Definitions for "Stochastics"
An oscillator based on the position of the current close relative to the absolute price range over the last days. Stochastics consists of two lines: %K, which is the basic calculation, and %D, which is a moving average (typically three days) of the %K line. Usually, "stochastics" refers to an additionally smoothed version of the formula, whereby the original %D becomes the new %K line and a moving average of this line becomes the new %D line (this version is sometimes called "slow" stochastics, while the original calculation is called "fast" stochastics).
A technical indicator that functions as an overbought/oversold oscillator. It consists of 2 lines (%K & %D). Based on the premise that when price is rising, it will tend to close near the high of the day on daily charts (but can be used on charts of any time period from 1-minute & up). For an advance to stop, it must first slow down. Thus a change in the momentum of an advance occurs before price reverses. Stochastics attempts to identify this change in momentum. Also used to signal divergences. Works best in non-trending markets.

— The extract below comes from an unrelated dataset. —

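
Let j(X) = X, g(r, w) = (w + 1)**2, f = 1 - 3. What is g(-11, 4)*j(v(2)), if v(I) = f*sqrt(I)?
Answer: -50*sqrt(2) ≈ -70.711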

These oscillators measure overbought/oversold situations, divergence and trading signals. They are based on the following observations: in an uptrend, the closing price is usually closer to the high of the price range, whereas, in a downtrend the closing price is usually near to the low of the price range. The Stochastic uses two lines. The formulae used to determine both lines are given using a popular parameter set of 5 and 3 days. %K = 100 x (C-L5) / (H5-L5). where C= last close or latest price. L5 = lowest low during the last 5 events. H5 = highest high during the last 5 events. %D = 100 x H3/L3. %D is a three-day or event moving average of %K. where H3 = 3 day sum of (C-L5) and l3 = 3 day sum of (H5-L5). The same 75 and 25 values are used to identify overbought/oversold situations. A slower stochastic is sometimes preferred to counteract whipsawing and act as a filter. In this case the %K line is not shown. %D is displayed with a new line: %Dn = 3 day moving average of %D. The parameters to be input in this case would then be 5-3-3.